Il se tenait à une distance calculée, juste assez loin pour ne pas être intrusif, mais assez proche pour que son ombre recouvre presque la sienne. Il observait toujours, sans paraître pressé. Comme un prédateur patient.
- Vous essayez de fuir, mademoiselle d'Astiano ? demanda-t-il, sa voix suave mais tranchante.
Elle se retourna lentement, les poings serrés, son regard se durcissant.
- Je n'essaye pas de fuir, je cherche simplement à respirer. Ce lieu me fait suffoquer.
Il sourit alors, un sourire calme mais presque trop calculé.
- Vous avez été une distraction, une petite tempête dans cette mer tranquille.

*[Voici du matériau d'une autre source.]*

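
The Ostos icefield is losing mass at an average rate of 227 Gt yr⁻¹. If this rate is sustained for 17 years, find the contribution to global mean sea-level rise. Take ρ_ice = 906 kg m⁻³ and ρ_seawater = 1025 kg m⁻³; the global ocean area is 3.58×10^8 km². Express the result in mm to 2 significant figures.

Total mass lost = 227 Gt/yr × 17 yr = 3859 Gt = 3.859×10^15 kg.
ρ_w = 1025 kg m⁻³, so water volume = 3.859×10^15 / 1025 = 3.765×10^12 m³.
Δh = 3.765×10^12 / 3.58×10^14 = 0.0105 m = 11 mm.

≈ 11 mm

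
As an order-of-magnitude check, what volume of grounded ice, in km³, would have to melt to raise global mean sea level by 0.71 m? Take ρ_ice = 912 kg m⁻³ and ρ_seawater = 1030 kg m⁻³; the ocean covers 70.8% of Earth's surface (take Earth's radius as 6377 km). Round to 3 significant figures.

Required water volume = Δh × A = 0.71 m × 3.62×10^14 m² = 2.569×10^14 m³ = 2.569×10^5 km³.
Ice volume = water volume × ρ_w/ρ_ice = 2.569×10^5 × 1030/912 = 2.90×10^5 km³.

≈ 2.90×10^5 km³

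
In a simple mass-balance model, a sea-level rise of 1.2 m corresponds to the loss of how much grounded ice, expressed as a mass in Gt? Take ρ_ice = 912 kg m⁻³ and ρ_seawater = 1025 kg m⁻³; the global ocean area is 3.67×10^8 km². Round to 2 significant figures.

≈ 4.5×10^5 Gt

Required water volume = Δh × A = 1.2 m × 3.67×10^14 m² = 4.404×10^14 m³.
ρ_w = 1025 kg m⁻³, so the mass of water = 4.404×10^14 m³ × 1025 kg m⁻³ = 4.514×10^17 kg = 4.5×10^5 Gt (and the same mass of ice, by conservation).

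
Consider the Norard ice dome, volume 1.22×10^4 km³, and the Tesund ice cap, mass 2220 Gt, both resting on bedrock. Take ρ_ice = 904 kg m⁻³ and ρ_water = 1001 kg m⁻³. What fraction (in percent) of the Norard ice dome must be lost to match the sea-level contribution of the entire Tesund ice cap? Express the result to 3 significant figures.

≈ 20.1 %

Equal sea-level rise means equal mass of meltwater, i.e. equal mass of ice lost.
Ice mass of Tesund: 2.220×10^15 kg; ice mass of Norard: 1.103×10^16 kg.
Fraction required = 2.220×10^15 / 1.103×10^16 = 0.201 → 20.1 %.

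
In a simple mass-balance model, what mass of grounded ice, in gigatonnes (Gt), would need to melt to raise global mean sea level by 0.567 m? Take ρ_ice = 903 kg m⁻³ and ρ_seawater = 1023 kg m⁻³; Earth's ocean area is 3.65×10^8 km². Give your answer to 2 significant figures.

≈ 2.1×10^5 Gt

Required water volume = Δh × A = 0.567 m × 3.65×10^14 m² = 2.070×10^14 m³.
ρ_w = 1023 kg m⁻³, so the mass of water = 2.070×10^14 m³ × 1023 kg m⁻³ = 2.117×10^17 kg = 2.1×10^5 Gt (and the same mass of ice, by conservation).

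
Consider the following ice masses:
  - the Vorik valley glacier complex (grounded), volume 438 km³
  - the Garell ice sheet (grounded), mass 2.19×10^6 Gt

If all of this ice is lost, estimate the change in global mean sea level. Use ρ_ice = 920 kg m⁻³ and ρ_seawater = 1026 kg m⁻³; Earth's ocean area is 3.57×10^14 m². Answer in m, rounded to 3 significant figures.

≈ 5.98 m

Vorik: 438 km³ × (920/1026) = 392.7 km³ of water.
Garell: 2.19×10^6 Gt = 2.190×10^18 kg; dividing by ρ_w = 1026 kg m⁻³ gives 2.135×10^15 m³ of water.
Total added water ≈ 2.135×10^15 m³ over 3.57×10^14 m² → Δh = 5.98 m.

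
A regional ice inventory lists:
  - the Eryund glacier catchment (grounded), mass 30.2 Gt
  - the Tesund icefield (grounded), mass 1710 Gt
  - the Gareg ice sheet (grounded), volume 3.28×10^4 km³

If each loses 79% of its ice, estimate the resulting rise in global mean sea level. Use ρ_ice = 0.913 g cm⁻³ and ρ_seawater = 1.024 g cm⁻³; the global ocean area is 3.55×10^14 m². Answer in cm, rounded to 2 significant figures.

Eryund: 0.79 × 30.2 Gt = 2.386×10^13 kg; dividing by ρ_w = 1.024 g cm⁻³ = 1024 kg m⁻³ gives 2.330×10^10 m³ of water.
Tesund: 0.79 × 1710 Gt = 1.351×10^15 kg; dividing by ρ_w = 1024 kg m⁻³ gives 1.319×10^12 m³ of water.
Gareg: 0.79 × 3.28×10^4 km³ × (913/1024) = 2.310×10^4 km³ of water.
Total added water ≈ 2.445×10^13 m³ over 3.55×10^14 m² → Δh = 0.0689 m = 6.9 cm.

≈ 6.9 cm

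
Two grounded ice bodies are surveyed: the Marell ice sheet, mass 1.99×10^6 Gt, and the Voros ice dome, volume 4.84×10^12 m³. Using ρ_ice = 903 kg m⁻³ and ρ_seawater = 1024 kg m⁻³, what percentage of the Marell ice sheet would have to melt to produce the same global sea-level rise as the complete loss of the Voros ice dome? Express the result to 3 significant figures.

Equal sea-level rise means equal mass of meltwater, i.e. equal mass of ice lost.
Ice mass of Voros: 4.371×10^15 kg; ice mass of Marell: 1.990×10^18 kg.
Fraction required = 4.371×10^15 / 1.990×10^18 = 2.20×10^-3 → 0.220 %.

≈ 0.220 %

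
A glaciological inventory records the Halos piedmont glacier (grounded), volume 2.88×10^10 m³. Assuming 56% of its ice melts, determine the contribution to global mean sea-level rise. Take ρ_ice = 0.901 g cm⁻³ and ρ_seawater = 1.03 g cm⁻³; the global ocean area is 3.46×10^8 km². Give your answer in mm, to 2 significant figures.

≈ 0.041 mm

Halos: 0.56 × 2.88×10^10 m³ × (901/1030) = 1.411×10^10 m³ of water.
Spread over 3.46×10^14 m² of ocean, Δh = 1.411×10^10 / 3.46×10^14 = 4.08×10^-5 m = 0.041 mm.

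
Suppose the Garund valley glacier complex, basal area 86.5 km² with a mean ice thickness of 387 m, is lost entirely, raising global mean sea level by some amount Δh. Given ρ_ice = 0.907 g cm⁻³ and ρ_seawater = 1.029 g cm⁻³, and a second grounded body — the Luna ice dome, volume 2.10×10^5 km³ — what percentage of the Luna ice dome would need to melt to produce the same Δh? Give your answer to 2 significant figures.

≈ 0.016 %

Equal sea-level rise means equal mass of meltwater, i.e. equal mass of ice lost.
Ice mass of Garund: 3.036×10^13 kg; ice mass of Luna: 1.905×10^17 kg.
Fraction required = 3.036×10^13 / 1.905×10^17 = 1.59×10^-4 → 0.016 %.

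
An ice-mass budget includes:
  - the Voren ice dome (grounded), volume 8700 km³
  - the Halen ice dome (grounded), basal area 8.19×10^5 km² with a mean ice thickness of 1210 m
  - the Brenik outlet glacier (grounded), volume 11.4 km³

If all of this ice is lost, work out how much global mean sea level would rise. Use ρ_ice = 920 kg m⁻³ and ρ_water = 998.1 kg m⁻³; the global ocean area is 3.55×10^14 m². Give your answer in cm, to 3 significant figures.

≈ 260 cm

Voren: 8700 km³ × (920/998.1) = 8019 km³ of water.
Halen: ice volume = 8.19×10^5 km² × 1210 m = 9.910×10^5 km³; 9.910×10^5 × (920/998.1) = 9.134×10^5 km³ of water.
Brenik: 11.4 km³ × (920/998.1) = 10.51 km³ of water.
Total added water ≈ 9.215×10^14 m³ over 3.55×10^14 m² → Δh = 2.60 m = 260 cm.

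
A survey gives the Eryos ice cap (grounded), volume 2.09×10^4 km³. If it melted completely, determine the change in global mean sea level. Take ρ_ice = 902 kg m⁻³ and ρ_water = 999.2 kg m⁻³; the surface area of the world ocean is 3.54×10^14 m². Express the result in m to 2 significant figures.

≈ 0.053 m

Eryos: 2.09×10^4 km³ × (902/999.2) = 1.887×10^4 km³ of water.
Spread over 3.54×10^14 m² of ocean, Δh = 1.887×10^13 / 3.54×10^14 = 0.0533 m.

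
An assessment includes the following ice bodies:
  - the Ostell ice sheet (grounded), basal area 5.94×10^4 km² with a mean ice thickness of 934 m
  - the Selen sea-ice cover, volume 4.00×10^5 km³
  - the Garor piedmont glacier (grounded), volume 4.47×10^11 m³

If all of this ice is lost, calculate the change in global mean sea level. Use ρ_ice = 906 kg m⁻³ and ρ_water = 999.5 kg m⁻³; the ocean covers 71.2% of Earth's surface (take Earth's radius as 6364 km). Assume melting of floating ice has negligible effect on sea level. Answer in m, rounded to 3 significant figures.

≈ 0.140 m

Ostell: ice volume = 5.94×10^4 km² × 934 m = 5.548×10^4 km³; 5.548×10^4 × (906/999.5) = 5.029×10^4 km³ of water.
The Selen sea-ice cover is floating and already displaces its own weight of water, so its melt adds essentially nothing to sea level.
Garor: 4.47×10^11 m³ × (906/999.5) = 4.052×10^11 m³ of water.
Total added water ≈ 5.069×10^13 m³ over 3.62×10^14 m² → Δh = 0.140 m.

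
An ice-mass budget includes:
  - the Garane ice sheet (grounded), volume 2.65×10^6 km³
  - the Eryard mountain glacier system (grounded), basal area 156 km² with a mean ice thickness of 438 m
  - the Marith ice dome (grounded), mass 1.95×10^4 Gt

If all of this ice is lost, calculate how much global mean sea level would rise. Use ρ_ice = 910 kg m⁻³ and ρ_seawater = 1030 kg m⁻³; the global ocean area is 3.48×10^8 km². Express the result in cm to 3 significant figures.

Garane: 2.65×10^6 km³ × (910/1030) = 2.341×10^6 km³ of water.
Eryard: ice volume = 156 km² × 438 m = 68.33 km³; 68.33 × (910/1030) = 60.37 km³ of water.
Marith: 1.95×10^4 Gt = 1.950×10^16 kg; dividing by ρ_w = 1030 kg m⁻³ gives 1.893×10^13 m³ of water.
Total added water ≈ 2.360×10^15 m³ over 3.48×10^14 m² → Δh = 6.78 m = 678 cm.

≈ 678 cm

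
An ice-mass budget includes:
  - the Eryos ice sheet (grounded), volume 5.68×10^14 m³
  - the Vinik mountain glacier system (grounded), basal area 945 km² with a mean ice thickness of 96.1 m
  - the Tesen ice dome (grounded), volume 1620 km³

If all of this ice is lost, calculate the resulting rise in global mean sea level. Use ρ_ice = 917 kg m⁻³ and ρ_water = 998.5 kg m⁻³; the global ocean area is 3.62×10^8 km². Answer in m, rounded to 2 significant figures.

Eryos: 5.68×10^14 m³ × (917/998.5) = 5.216×10^14 m³ of water.
Vinik: ice volume = 945 km² × 96.1 m = 90.81 km³; 90.81 × (917/998.5) = 83.40 km³ of water.
Tesen: 1620 km³ × (917/998.5) = 1488 km³ of water.
Total added water ≈ 5.232×10^14 m³ over 3.62×10^14 m² → Δh = 1.45 m.

≈ 1.4 m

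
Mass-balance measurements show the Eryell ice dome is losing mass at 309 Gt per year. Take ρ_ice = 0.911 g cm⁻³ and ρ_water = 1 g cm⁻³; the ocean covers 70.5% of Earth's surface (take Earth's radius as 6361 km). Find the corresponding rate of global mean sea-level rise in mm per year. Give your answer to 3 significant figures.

ρ_w = 1 g cm⁻³ = 1000 kg m⁻³. Annual water volume added = 309 Gt / ρ_w = 3.090×10^14 kg / 1000 kg m⁻³ = 3.090×10^11 m³.
Δh per year = 3.090×10^11 / 3.58×10^14 = 8.62×10^-4 m = 0.862 mm.

≈ 0.862 mm/yr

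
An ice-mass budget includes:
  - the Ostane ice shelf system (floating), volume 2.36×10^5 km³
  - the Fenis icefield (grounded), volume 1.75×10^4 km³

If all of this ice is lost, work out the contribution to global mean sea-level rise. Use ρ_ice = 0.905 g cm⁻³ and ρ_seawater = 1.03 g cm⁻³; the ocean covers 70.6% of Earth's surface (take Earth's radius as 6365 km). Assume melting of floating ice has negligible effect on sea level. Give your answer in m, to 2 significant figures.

The Ostane ice shelf system is floating and already displaces its own weight of water, so its melt adds essentially nothing to sea level.
Fenis: 1.75×10^4 km³ × (905/1030) = 1.538×10^4 km³ of water.
Total added water ≈ 1.538×10^13 m³ over 3.59×10^14 m² → Δh = 0.0428 m.

≈ 0.043 m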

Mais je pense que vous aimez l'illusion de la liberté, n'est-ce pas ? Vous aimez croire que vous pouvez échapper à tout, même à moi.
Elle le regarda sans ciller, refusant de laisser voir la moindre faille dans sa façade.
- L'illusion de la liberté est la seule que j'ai jamais eue. Vous avez déjà tout, tout ce que vous voulez. Je ne suis qu'une ombre pour vous, n'est-ce pas ? Quelque chose d'intéressant à observer, mais qui n'a pas de véritable importance.
Il la regarda longuement, comme s'il cherchait à comprendre si elle disait cela par défi ou par vérité.
- Vous êtes plus que cela, mademoiselle. Plus qu'une simple ombre.
Il s'approcha d'un pas, son regard se faisant plus pénétrant. Il n'était plus qu'à quelques centimètres d'elle, et cette proximité la déstabilisa encore plus. Il avait cette manière de rendre tout ce qu'il disait ou faisait aussi dangereux que fascinant.
- Vous ne le voyez pas, mais vous avez déjà attiré l'attention de bien plus que moi, dit-il doucement. Et lorsque le roi se penche sur un sujet, il ne le laisse pas partir aussi facilement.
Elle sentit un frisson courir le long de sa colonne vertébrale, mais refusa de flancher.
- Alors, qu'attendez-vous de moi ? Vous voulez que je me plie à vos règles ? Que je sois l'ombre parfaite dans votre jeu de pouvoir ? Que je me conforme à la mascarade de ce palais ?
Il la dévisagea un instant, et une lueur d'amusement passa dans ses yeux sombres.
- Je n'attends rien, Violetta. Pas encore. Mais vous, vous attendez quelque chose. Vous êtes là, dans ce monde étrange, avec ses promesses et ses pièges, et vous n'avez pas la moindre idée de ce que vous allez faire avec cela.
Elle le défia du regard.
- Vous avez raison sur un point, je n'ai aucune idée de ce que je suis censée faire ici. Mais je suis ici, et c'est tout ce que vous devez savoir.
Lorenzo se redressa, un sourire plus doux cette fois, comme s'il trouvait finalement la réponse qu'il cherchait chez elle.
- Très bien, mademoiselle. Continuez donc de chercher. Peut-être que vous trouverez plus que ce que vous pensiez.
Il s'éloigna, la laissant seule dans un coin à l'écart, mais quelque chose en elle, quelque chose de plus profond que sa simple volonté, savait que ce n'était que le début d'un jeu bien plus complexe.
Un jeu dans lequel elle n'avait pas encore compris les règles, mais pour lequel elle savait qu'elle ne pourrait plus revenir en arrière.